Professor Melinda Meade was born in New York City and grew up in Hicksville, Long Island, New York, and did her BA nearby at Hofstra College. She was valedictorian of her high school and college classes, but then changed her life by volunteering for the Peace Corps instead of going to graduate school in history at Columbia. She taught English for two years in a small town in northeastern Thailand, six hours by elephant from the railhead in the provincial capital. There she discovered the complexities of development and a view of the world from another culture, and witnessed the emergence of a deadly new disease, dengue hemorrhagic fever. She then went to graduate school in geography to study Asia, population change, and health promotion and disease ecology. She did her masters at Michigan State, 1970, with John Hunter and her doctorate at Hawaii,1974, with Warwick Armstrong. Both specialized in medical geography. Her dissertation research involved two years of field work in land development/population resettlement schemes in Malaysia on the dimensions of population movement and effects on disease ecology. While teaching at UCLA, at the University of Georgia, and since 1978 at the University of North Carolina at Chapel Hill, this has been her constant interest. She is theorizing the emergence of a qualitatively different state of disease ecology in the urban population of the future.

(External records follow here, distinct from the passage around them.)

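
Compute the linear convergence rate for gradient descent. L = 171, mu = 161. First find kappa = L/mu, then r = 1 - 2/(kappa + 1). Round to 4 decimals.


Step 1: Compute the condition number.
kappa = L/mu = 171/161 = 1.0621
Step 2: Compute the convergence rate.
r = 1 - 2/(kappa + 1) = 1 - 2*mu/(L + mu) = (L - mu)/(L + mu) = 10/332 = 0.0301


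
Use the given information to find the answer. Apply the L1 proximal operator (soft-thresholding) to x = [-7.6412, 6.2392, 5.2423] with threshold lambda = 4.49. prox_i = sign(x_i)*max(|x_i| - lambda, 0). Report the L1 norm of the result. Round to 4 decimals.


Soft-thresholding with lambda = 4.49:
prox(-7.6412) = sign(-7.6412)*max(|-7.6412| - 4.49, 0) = -3.1512
prox(6.2392) = sign(6.2392)*max(|6.2392| - 4.49, 0) = 1.7492
prox(5.2423) = sign(5.2423)*max(|5.2423| - 4.49, 0) = 0.7523
prox(x) = [-3.1512, 1.7492, 0.7523]
||prox(x)||_1 = 3.1512 + 1.7492 + 0.7523 = 5.6527


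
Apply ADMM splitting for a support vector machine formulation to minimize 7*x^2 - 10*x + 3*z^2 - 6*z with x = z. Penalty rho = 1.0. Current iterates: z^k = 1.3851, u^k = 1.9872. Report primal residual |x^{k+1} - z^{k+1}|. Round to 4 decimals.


ADMM iteration with rho = 1.0, z^k = 1.3851, u^k = 1.9872
Step 1: x-update.
Minimize 7*x^2 - 10*x + (1.0/2)*(x - 1.3851 + 1.9872)^2
FOC: (2*7 + 1.0)*x = 10 + 1.0*(1.3851 - 1.9872)
x^{k+1} = 0.6265
Step 2: z-update.
Minimize 3*z^2 - 6*z + (1.0/2)*(0.6265 - z + 1.9872)^2
FOC: (2*3 + 1.0)*z = 6 + 1.0*(0.6265 + 1.9872)
z^{k+1} = 1.2305
Step 3: u-update.
u^{k+1} = 1.9872 + 0.6265 - 1.2305 = 1.3832
Step 4: Primal residual = |0.6265 - 1.2305| = 0.604


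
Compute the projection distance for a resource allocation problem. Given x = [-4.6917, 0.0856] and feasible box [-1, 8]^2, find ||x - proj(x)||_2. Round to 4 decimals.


Project each component onto [-1, 8].
clip(-4.6917) = -1.0, clip(0.0856) = 0.0856
Projection = [-1.0, 0.0856]
Squared diffs: [13.6286, 0.0]
Distance = sqrt(13.6286) = 3.6917


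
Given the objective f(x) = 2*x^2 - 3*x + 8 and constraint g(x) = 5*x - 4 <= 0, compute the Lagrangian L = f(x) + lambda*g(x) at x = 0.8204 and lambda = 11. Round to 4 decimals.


Step 1: Evaluate f(x).
f(0.8204) = 2*0.8204^2 - 3*0.8204 + 8 = 6.8849
Step 2: Evaluate g(x).
g(0.8204) = 5*0.8204 - 4 = 0.102
Step 3: Compute Lagrangian.
L = 6.8849 + 11*0.102 = 8.0069


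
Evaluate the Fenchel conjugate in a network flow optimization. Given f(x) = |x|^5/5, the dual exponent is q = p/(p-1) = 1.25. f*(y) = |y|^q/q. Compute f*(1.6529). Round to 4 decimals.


The conjugate exponent q satisfies 1/p + 1/q = 1.
p = 5, so q = 5/(5 - 1) = 1.25
|y|^q = 1.6529^1.25 = 1.8742
f*(1.6529) = 1.8742 / 1.25 = 1.4993


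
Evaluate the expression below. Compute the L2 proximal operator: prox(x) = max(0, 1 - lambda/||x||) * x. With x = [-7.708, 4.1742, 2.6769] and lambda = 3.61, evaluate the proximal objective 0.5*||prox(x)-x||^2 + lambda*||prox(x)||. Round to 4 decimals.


Step 1: Compute ||x||.
||x|| = 9.1653
Step 2: Compute scaling factor.
scale = max(0, 1 - 3.61/9.1653) = 0.6061
Step 3: prox(x) = [-4.672, 2.5301, 1.6225]
||prox(x)|| = 5.5553
Step 4: Proximal objective.
0.5*||prox-x||^2 = 6.5161
lambda*||prox|| = 20.0546
Total = 26.5707


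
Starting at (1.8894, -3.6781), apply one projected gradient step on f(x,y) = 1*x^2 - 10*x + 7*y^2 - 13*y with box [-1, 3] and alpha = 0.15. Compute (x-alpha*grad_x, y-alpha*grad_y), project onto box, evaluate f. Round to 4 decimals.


Step 1: Compute gradient at (1.8894, -3.6781).
grad_x = 2*1*1.8894 - 10 = -6.2212
grad_y = 2*7*-3.6781 - 13 = -64.4934
Step 2: Gradient step.
x_raw = 1.8894 - 0.15*-6.2212 = 2.8226
y_raw = -3.6781 - 0.15*-64.4934 = 5.9959
Step 3: Project onto [-1, 3].
x_proj = clip(2.8226) = 2.8226
y_proj = clip(5.9959) = 3.0
Step 4: Evaluate f.
f(2.8226, 3.0) = 3.7412


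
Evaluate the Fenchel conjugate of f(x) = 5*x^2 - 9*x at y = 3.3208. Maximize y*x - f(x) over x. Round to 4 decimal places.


f*(y) = sup_x {y*x - a*x^2 - b*x} = sup_x {(y-b)*x - a*x^2}
FOC: (y - b) - 2a*x = 0 => x* = (y - b)/(2a)
x* = (3.3208 + 9)/(2*5) = 1.2321
f*(3.3208) = (y-b)^2/(4a) = (3.3208 + 9)^2/(4*5)
= 151.8021/20 = 7.5901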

After organizing the Medical Geography Specialty Group in 1979, Melinda served 15 years as chair or member of the MGSG board. She is the author with John Florin and Wilbert Gesler of the first edition of Medical Geography from Guilford Press, 1988, with Robert Earickson of the second edition of Medical Geography, 2000, and a third edition with Michael Emch is under construction. At Carolina, she is also a member of the Carolina Environmental Program and its Ecology Curriculum, and a member of the Southeast Asian group of the Carolina Asian Studies Center. In 1991 she received the University s award for excellence in inspirational teaching.